FeaturedNationalVOLUME 18 ISSUE # 22

Political instability compounds economic challenges

Political instability is the biggest reason behind the country’s failure to achieve its objectives. All recent governments in Pakistan were too weak to look beyond their survival. They spent most of their time appeasing their coalition partners instead of taking measures to resolve public issues. The result is that the challenges have grown much bigger than the capacity of any elected government.

The present situation is even worse. The government, besides facing a most popular opposition leader in the country’s history, is also hell-bent upon taking on the judiciary. In the situation, it is futile to expect anything positive from it. Pakistan has faced a number of economic challenges, including high levels of debt, a weak currency, and high inflation. These challenges have made it difficult for governments to address the needs of their citizens and have contributed to public discontent and political instability.

The country has experienced political instability throughout its history, with several periods of military rule and frequent changes in government. This has led to a lack of stability and continuity in government, as well as a weakened democratic system. Pakistan is a diverse country with many different ethnic and religious groups, and there have been tensions between these groups throughout its history. This has led to political instability, as different groups compete for power and influence. Corruption is also a major problem in the country, and has contributed to political instability by undermining public trust in governments and creating a system in which those with money and power can easily manipulate the political process.

Pakistan’s economic challenges have been persistent for several years. The country has been facing high levels of inflation, with prices of essential commodities increasing rapidly, making it difficult for people with low incomes to make ends meet. In February, inflation in Pakistan skyrocketed to 50-year highest level of 31.5pc — becoming the 17th most expensive country in the world –after the government massively raised energy and fuel prices coupled with the adverse impacts of currency devaluation and imports at a halt. According to the Pakistan Bureau of Statistics (PBS), the Consumer Price Index (CPI), the inflation monitor, rose to 31.5pc in February against the same period last year.

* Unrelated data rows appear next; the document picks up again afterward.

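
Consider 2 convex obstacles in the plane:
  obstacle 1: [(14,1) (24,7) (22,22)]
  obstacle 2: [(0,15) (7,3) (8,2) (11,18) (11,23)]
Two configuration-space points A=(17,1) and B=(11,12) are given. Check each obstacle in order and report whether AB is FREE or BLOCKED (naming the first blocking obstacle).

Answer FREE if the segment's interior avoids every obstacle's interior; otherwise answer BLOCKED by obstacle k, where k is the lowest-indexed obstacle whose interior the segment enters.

BLOCKED by obstacle 1

Obstacle 1 [(14,1) (24,7) (22,22)]:
  edge (14,1)–(24,7): crosses AB
  edge (24,7)–(22,22): clear
  edge (22,22)–(14,1): crosses AB
  → BLOCKED
Obstacle 2 [(0,15) (7,3) (8,2) (11,18) (11,23)]:
  edge (0,15)–(7,3): clear
  edge (7,3)–(8,2): clear
  edge (8,2)–(11,18): clear
  edge (11,18)–(11,23): clear
  edge (11,23)–(0,15): clear
  midpoint (14,13/2) outside
  → clear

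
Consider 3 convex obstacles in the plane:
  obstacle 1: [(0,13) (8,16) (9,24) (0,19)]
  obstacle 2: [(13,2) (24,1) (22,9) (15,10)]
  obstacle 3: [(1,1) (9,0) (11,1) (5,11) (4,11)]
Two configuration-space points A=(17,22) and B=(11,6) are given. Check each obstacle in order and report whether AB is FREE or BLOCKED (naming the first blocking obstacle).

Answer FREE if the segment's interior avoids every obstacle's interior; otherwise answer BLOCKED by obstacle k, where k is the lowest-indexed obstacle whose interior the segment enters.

FREE

Obstacle 1 [(0,13) (8,16) (9,24) (0,19)]:
  edge (0,13)–(8,16): clear
  edge (8,16)–(9,24): clear
  edge (9,24)–(0,19): clear
  edge (0,19)–(0,13): clear
  midpoint (14,14) outside
  → clear
Obstacle 2 [(13,2) (24,1) (22,9) (15,10)]:
  edge (13,2)–(24,1): clear
  edge (24,1)–(22,9): clear
  edge (22,9)–(15,10): clear
  edge (15,10)–(13,2): clear
  midpoint (14,14) outside
  → clear
Obstacle 3 [(1,1) (9,0) (11,1) (5,11) (4,11)]:
  edge (1,1)–(9,0): clear
  edge (9,0)–(11,1): clear
  edge (11,1)–(5,11): clear
  edge (5,11)–(4,11): clear
  edge (4,11)–(1,1): clear
  midpoint (14,14) outside
  → clear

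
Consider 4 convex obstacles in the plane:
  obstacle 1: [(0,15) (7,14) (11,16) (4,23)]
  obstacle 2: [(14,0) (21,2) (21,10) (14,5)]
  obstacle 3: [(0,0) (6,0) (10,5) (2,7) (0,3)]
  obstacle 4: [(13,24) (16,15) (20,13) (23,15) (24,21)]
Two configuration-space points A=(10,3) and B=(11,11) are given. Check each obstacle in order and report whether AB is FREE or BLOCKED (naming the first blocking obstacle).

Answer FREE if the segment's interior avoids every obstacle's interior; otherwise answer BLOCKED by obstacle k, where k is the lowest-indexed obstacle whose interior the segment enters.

Obstacle 1 [(0,15) (7,14) (11,16) (4,23)]:
  edge (0,15)–(7,14): clear
  edge (7,14)–(11,16): clear
  edge (11,16)–(4,23): clear
  edge (4,23)–(0,15): clear
  midpoint (21/2,7) outside
  → clear
Obstacle 2 [(14,0) (21,2) (21,10) (14,5)]:
  edge (14,0)–(21,2): clear
  edge (21,2)–(21,10): clear
  edge (21,10)–(14,5): clear
  edge (14,5)–(14,0): clear
  midpoint (21/2,7) outside
  → clear
Obstacle 3 [(0,0) (6,0) (10,5) (2,7) (0,3)]:
  edge (0,0)–(6,0): clear
  edge (6,0)–(10,5): clear
  edge (10,5)–(2,7): clear
  edge (2,7)–(0,3): clear
  edge (0,3)–(0,0): clear
  midpoint (21/2,7) outside
  → clear
Obstacle 4 [(13,24) (16,15) (20,13) (23,15) (24,21)]:
  edge (13,24)–(16,15): clear
  edge (16,15)–(20,13): clear
  edge (20,13)–(23,15): clear
  edge (23,15)–(24,21): clear
  edge (24,21)–(13,24): clear
  midpoint (21/2,7) outside
  → clear

FREE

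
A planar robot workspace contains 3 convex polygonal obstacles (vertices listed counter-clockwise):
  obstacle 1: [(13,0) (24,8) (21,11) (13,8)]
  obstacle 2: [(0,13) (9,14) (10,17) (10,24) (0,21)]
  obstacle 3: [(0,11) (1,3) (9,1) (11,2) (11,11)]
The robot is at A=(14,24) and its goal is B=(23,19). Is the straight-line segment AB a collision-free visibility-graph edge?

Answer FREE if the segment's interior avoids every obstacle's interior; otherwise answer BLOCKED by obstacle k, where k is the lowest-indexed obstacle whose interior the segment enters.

FREE

Obstacle 1 [(13,0) (24,8) (21,11) (13,8)]:
  edge (13,0)–(24,8): clear
  edge (24,8)–(21,11): clear
  edge (21,11)–(13,8): clear
  edge (13,8)–(13,0): clear
  midpoint (37/2,43/2) outside
  → clear
Obstacle 2 [(0,13) (9,14) (10,17) (10,24) (0,21)]:
  edge (0,13)–(9,14): clear
  edge (9,14)–(10,17): clear
  edge (10,17)–(10,24): clear
  edge (10,24)–(0,21): clear
  edge (0,21)–(0,13): clear
  midpoint (37/2,43/2) outside
  → clear
Obstacle 3 [(0,11) (1,3) (9,1) (11,2) (11,11)]:
  edge (0,11)–(1,3): clear
  edge (1,3)–(9,1): clear
  edge (9,1)–(11,2): clear
  edge (11,2)–(11,11): clear
  edge (11,11)–(0,11): clear
  midpoint (37/2,43/2) outside
  → clear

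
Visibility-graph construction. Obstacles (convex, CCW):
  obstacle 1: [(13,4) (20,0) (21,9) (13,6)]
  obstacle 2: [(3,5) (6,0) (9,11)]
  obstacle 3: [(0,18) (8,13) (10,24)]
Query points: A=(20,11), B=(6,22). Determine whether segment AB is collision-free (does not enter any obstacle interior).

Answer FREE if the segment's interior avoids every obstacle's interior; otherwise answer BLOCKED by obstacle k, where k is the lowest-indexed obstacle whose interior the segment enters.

BLOCKED by obstacle 3

Obstacle 1 [(13,4) (20,0) (21,9) (13,6)]:
  edge (13,4)–(20,0): clear
  edge (20,0)–(21,9): clear
  edge (21,9)–(13,6): clear
  edge (13,6)–(13,4): clear
  midpoint (13,33/2) outside
  → clear
Obstacle 2 [(3,5) (6,0) (9,11)]:
  edge (3,5)–(6,0): clear
  edge (6,0)–(9,11): clear
  edge (9,11)–(3,5): clear
  midpoint (13,33/2) outside
  → clear
Obstacle 3 [(0,18) (8,13) (10,24)]:
  edge (0,18)–(8,13): clear
  edge (8,13)–(10,24): crosses AB
  edge (10,24)–(0,18): crosses AB
  → BLOCKED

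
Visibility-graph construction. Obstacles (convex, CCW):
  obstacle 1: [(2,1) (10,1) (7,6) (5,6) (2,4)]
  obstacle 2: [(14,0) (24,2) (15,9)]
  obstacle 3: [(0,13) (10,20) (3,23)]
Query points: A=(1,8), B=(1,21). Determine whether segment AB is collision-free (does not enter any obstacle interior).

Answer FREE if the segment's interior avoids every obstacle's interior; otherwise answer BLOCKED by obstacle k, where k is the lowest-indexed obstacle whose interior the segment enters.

BLOCKED by obstacle 3

Obstacle 1 [(2,1) (10,1) (7,6) (5,6) (2,4)]:
  edge (2,1)–(10,1): clear
  edge (10,1)–(7,6): clear
  edge (7,6)–(5,6): clear
  edge (5,6)–(2,4): clear
  edge (2,4)–(2,1): clear
  midpoint (1,29/2) outside
  → clear
Obstacle 2 [(14,0) (24,2) (15,9)]:
  edge (14,0)–(24,2): clear
  edge (24,2)–(15,9): clear
  edge (15,9)–(14,0): clear
  midpoint (1,29/2) outside
  → clear
Obstacle 3 [(0,13) (10,20) (3,23)]:
  edge (0,13)–(10,20): crosses AB
  edge (10,20)–(3,23): clear
  edge (3,23)–(0,13): crosses AB
  → BLOCKED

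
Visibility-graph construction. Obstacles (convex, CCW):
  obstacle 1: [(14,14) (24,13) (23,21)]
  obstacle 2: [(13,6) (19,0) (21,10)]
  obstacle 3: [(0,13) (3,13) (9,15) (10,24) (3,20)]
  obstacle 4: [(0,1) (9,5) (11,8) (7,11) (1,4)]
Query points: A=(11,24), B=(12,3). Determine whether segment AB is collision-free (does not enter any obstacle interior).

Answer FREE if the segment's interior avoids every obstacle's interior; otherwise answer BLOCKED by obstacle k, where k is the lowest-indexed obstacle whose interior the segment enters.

Obstacle 1 [(14,14) (24,13) (23,21)]:
  edge (14,14)–(24,13): clear
  edge (24,13)–(23,21): clear
  edge (23,21)–(14,14): clear
  midpoint (23/2,27/2) outside
  → clear
Obstacle 2 [(13,6) (19,0) (21,10)]:
  edge (13,6)–(19,0): clear
  edge (19,0)–(21,10): clear
  edge (21,10)–(13,6): clear
  midpoint (23/2,27/2) outside
  → clear
Obstacle 3 [(0,13) (3,13) (9,15) (10,24) (3,20)]:
  edge (0,13)–(3,13): clear
  edge (3,13)–(9,15): clear
  edge (9,15)–(10,24): clear
  edge (10,24)–(3,20): clear
  edge (3,20)–(0,13): clear
  midpoint (23/2,27/2) outside
  → clear
Obstacle 4 [(0,1) (9,5) (11,8) (7,11) (1,4)]:
  edge (0,1)–(9,5): clear
  edge (9,5)–(11,8): clear
  edge (11,8)–(7,11): clear
  edge (7,11)–(1,4): clear
  edge (1,4)–(0,1): clear
  midpoint (23/2,27/2) outside
  → clear

FREE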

Pakistan also has a significant debt burden, which limits the government’s ability to invest in infrastructure and social programmes. The country’s debt-to-GDP ratio has been consistently above 70pc for several years. According to the United States Institute of Peace (USIP), as of December 2022, Pakistan holds external debt and liabilities of $126.3 billion. Nearly 77pc of this debt, amounting to $97.5 billion is directly owed by the government of Pakistan to various creditors; an additional $7.9 billion is owed by government-controlled public sector enterprises to multilateral creditors. Pakistan faces near-term debt repayment pressure. From April to June 2023, the external debt servicing burden is $4.5 billion. The major repayments are due in June when a $1 billion Chinese SAFE deposit and a roughly $1.4 billion Chinese commercial loan would mature. Even if Pakistan manages to meet these obligations, the next fiscal year will be more challenging, as the debt servicing will rise to nearly $25 billion, according to the US think tank.

Pakistan has struggled to attract foreign investment due to security concerns and a difficult business environment. The overall FDI inflows for the first eight months of the fiscal year fell by over 40pc. However, it increased by 10pc compared to the same month last year in February. According to the State Bank of Pakistan (SBP), FDI has been declining since the beginning of the financial year, primarily due to economic vulnerability and political uncertainties. During the first eight months of the current fiscal year (8MFY23), total FDI inflows were $784.4 million, compared to $1.315 billion in the same period last year, representing a 40.4pc decrease. The Pakistani rupee has been struggling to stay within the current range of Rs280 against the US dollar due to rising demand and poor foreign exchange reserves, leading to its depreciation.

Pakistan has faced an energy crisis in recent years, with frequent power outages and shortages, which negatively impacted the economy and people’s daily lives. Its economic growth has been slow, averaging around 3pc in recent years, which is insufficient to create enough jobs and improve the standard of living for the population. Recently, the International Monetary Fund (IMF) lowered its forecast for Pakistan’s economic growth rate for the current fiscal year to just 0.5pc, with inflation going beyond 27pc and the unemployment rate increasing to 7pc. It showed an unambiguous deterioration of economic fundamentals over the last six months since October when the Fund forecast the country’s gross domestic product to grow by 3.5pc against 6pc for 2022 ago and inflation at 20pc against 12.1pc last year amid a slowdown in the global economy and devastating effects of floods.

In its flagship World Economic Outlook (WEO), the IMF also estimated the unemployment rate in Pakistan to rise to 7pc against 6.2pc last year. For fiscal 2024, however, the IMF expected the economic growth to improve to 3.5pc, inflation to stay elevated at 22pc and the unemployment rate to slightly decline to 6.8pc. Pakistan’s tax system is weak and has a low tax-to-GDP ratio, which limits the government’s ability to collect revenue and invest in social programs. The country’s infrastructure is outdated and insufficient, which hinders economic growth and development.

Addressing these economic challenges will require concerted efforts from the government, private sector, and civil society, and will likely involve a combination of policy reforms, increased investment, and improved governance.